Грубо, с сердитой ноткой рявкает Какаши. Слишком быстро, так что едва разберешь. Но я понимаю, поэтому отодвигаюсь и перекачиваюсь на бок. Я все же спросил разрешения, а не стал сжимать его в наглую. Нет никакой обиды от отказа, только горьковатое принятие. Значит все еще злится за мои вечерние подколки. Да я же просто подразниваю, да, может весьма жестоко, но он же не маленький чтобы воспринимать все в штыки и дуть губы. От меня хрен дождешься объятий, считай такой шанс выпал.
Сакуре он бы не отказал…
Не могу понять — что опекун петляет вокруг да около, мог бы признаться в открытую, видно же, что она и сама не прочь ноги для него раздвинуть. Особенно заметно по вчерашнему вечеру.
Я смотрю в черное пятно потолка, и не могу ни вспоминать о вчерашнем вечере.
Я бежал, что есть сил, пренебрегая колющей болью в боку и отдышкой, что так или иначе увязалась за мной с момента как я начал курить. Зрение не четкое, а дорога до дома казалась настолько далекой, что каждый переулок был отличным вариантом скрыться и переждать. Но я не мог. Не останавливался и не просил незнакомых мне людей о помощи. Не оборачивался чтобы проверить — едет ли этот мудак за мной, или я уже давно бегу от невидимого объекта. Правда в том, что мне могло почудиться, померещиться или я просто принял другого человека за своего потенциального врага.

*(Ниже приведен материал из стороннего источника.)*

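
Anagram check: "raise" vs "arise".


Word 1: "raise" → sorted: aeirs
Word 2: "arise" → sorted: aeirs
Same letters? aeirs == aeirs
Anagram = Yes


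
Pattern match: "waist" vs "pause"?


Pattern of "waist": [0, 1, 2, 3, 4]
Pattern of "pause": [0, 1, 2, 3, 4]
Patterns match
Same pattern = Yes


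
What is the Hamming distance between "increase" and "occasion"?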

Но нет. Это, сука, был именно Итачи. Эти его чертовы очки, что невероятно мозолят глаза и добавляют вместо эстетической связующей, лишь желание вдолбить стекла ему в веки, так сильно, что мудак никогда не сможет больше видеть и любое движения глазных яблок отдавалось парализующей болью во всем организме. Не суть. И волосы его эти волосы длинные до поясницы. Черные пряди, которые я в далеком детстве любил трогать, расчесывать, гладить и путаться, вкушая сочный запах апельсина с кислинкой зеленого яблока. Так же, как и пахли мои собственные. Ублюдок не стал оправдываться или пытаться лгать. Самым нежным голосом он признался, что аромат моих волос кружит голову и, что теперь баночки с шампунем у нас будут одинаковые. Наверно, с этого момента, как Итачи сказал мне, что обожает мой запах и пошла его ненормальная любовь. Я даже не хочу вдаваться в подробности, сколько на тот момент мне было лет от роду. Мерзость…

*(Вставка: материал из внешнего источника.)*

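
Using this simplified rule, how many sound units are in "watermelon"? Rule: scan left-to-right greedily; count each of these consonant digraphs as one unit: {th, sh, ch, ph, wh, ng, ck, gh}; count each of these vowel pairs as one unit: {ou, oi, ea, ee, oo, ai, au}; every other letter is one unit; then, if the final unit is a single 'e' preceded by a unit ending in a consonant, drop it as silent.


Word: "watermelon" (10 letters)
Left-to-right scan:
  [1] 'w' (letter)
  [2] 'a' (letter)
  [3] 't' (letter)
  [4] 'e' (letter)
  [5] 'r' (letter)
  [6] 'm' (letter)
  [7] 'e' (letter)
  [8] 'l' (letter)
  [9] 'o' (letter)
  [10] 'n' (letter)
Units from scan: 10
Sound units = 10 units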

Все это больше не пугает, а только приобретает новый оттенок неизбежного. Он не оставит меня просто так. Достанет из-под земли и будет притворяться столько, сколько нужно. Итачи плевать на собственную жизнь, все, что его волнует это — я, и ничего больше. Но этого мало. Он, видимо, решил играть по крупному и запутался настолько, что не успокоиться, пока не лишит меня жизни, как и шутил ранее. А после совершенного акта, использует мое безжизненное тело в сласть и будет наслаждаться безвольной куклой, пока мои конечности не начнут гнить и покрываться пролежнями. А может, он и вовсе поместит мое тело в бархатный гроб наполненный эпоксидной смолой, мумифицировав таким образом, что мое лицо навечно сохранит юность. Больной ублюдок…
Я не хочу ничего из этого! Я ведь просто хочу жить дальше. Забыть обо всем и шагать в светлое будущее, которое меня поджидает с распростертыми объятьями из-за угла. Вот оно, почти в моих руках, один шаг и я на вершине вселенной. Но, ведь Итачи не позволит мне такой вольности, обрести счастье — значит полностью отказаться от кровного брата. А это, совсем не входит в его планы…

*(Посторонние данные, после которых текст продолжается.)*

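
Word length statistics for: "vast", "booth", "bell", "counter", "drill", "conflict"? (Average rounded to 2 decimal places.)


Lengths: "vast"=4, "booth"=5, "bell"=4, "counter"=7, "drill"=5, "conflict"=8
Sum = 33, Count = 6
Average = 33/6 = 5.50
= avg=5.50, min=4, max=8


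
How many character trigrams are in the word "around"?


Word: "around" (length 6)
Number of 3-grams = length - 3 + 1 = 6 - 3 + 1
= 4


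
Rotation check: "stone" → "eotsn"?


Word: "stone", Candidate: "eotsn"
Method: check if candidate is substring of word+word
"stonestone" contains "eotsn"? No
Is rotation = No


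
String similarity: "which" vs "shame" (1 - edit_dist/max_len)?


Word 1: "which" (length 5)
Word 2: "shame" (length 5)
One optimal edit sequence:
  1. substitute 'w' -> 's'  (+1)
  2. keep 'h'
  3. substitute 'i' -> 'a'  (+1)
  4. substitute 'c' -> 'm'  (+1)
  5. substitute 'h' -> 'e'  (+1)
Edit distance = 4
Max length = max(5, 5) = 5
Similarity = 1 - 4/5
= 0.2000


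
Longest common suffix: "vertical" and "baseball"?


Word 1: "vertical"
Word 2: "baseball"
Comparing from end:
  Pos -1: 'l' == 'l'
  Pos -2: 'a' != 'l' (stop)
LCS = "l" (length 1)


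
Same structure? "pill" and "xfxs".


Pattern of "pill": [0, 1, 2, 2]
Pattern of "xfxs": [0, 1, 0, 2]
Patterns do not match
Same pattern = No


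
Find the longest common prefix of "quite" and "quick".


Word 1: "quite"
Word 2: "quick"
Comparing from start:
  Pos 0: 'q' == 'q'
  Pos 1: 'u' == 'u'
  Pos 2: 'i' == 'i'
  Pos 3: 't' != 'c' (stop)
LCP = "qui" (length 3)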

Единственный, кто еще может мне помочь это — Какаши. Да, возможно, придется снова стелиться перед ним, доказывать, но все, я не лишен дара убеждения. Опекуну есть, что мне рассказать, быть может и он на этот раз выслушает меня должным образом и не станет гнать свою линию.
Я захожу в квартиру и меня встречают посторонние голоса на манеру приглушенных тонов и противного, писклячего хихиканья. Не нужно быть гением, чтобы догадаться кому они принадлежат. Даже не разуваюсь, с кислой миной иду по направлению гостиной (или зала или общей комнаты) и облокачиваюсь на дверной косяк.
Теперь ясно — почему Какаши не ждал меня после уроков. Спутницу свою подвозил.
Сакура сидит ко мне спиной, но поворачивается на звук и улыбается. Актриса из нее никудышная, а наигранная улыбка только портит смазливое лицо своей фальшью. Короткие шорты открывают гладкие бедра, что кажутся еще больше, когда она сидит и демонстративно поворачивает к опекуну ножки. Оу, я словно в порнофильме оказался на второстепенной роли нежданного гостя. Какаши смотрит на меня с неодобрением и тонким намеком в выражении, мол: «съеби, мешаешь!»
Я даже забыл, что хотел сказать изначально когда пришел. Это их парочка на меня так влияет, а юношеские гормоны велят продолжать свои подколки. Так, что удержаться просто невозможно.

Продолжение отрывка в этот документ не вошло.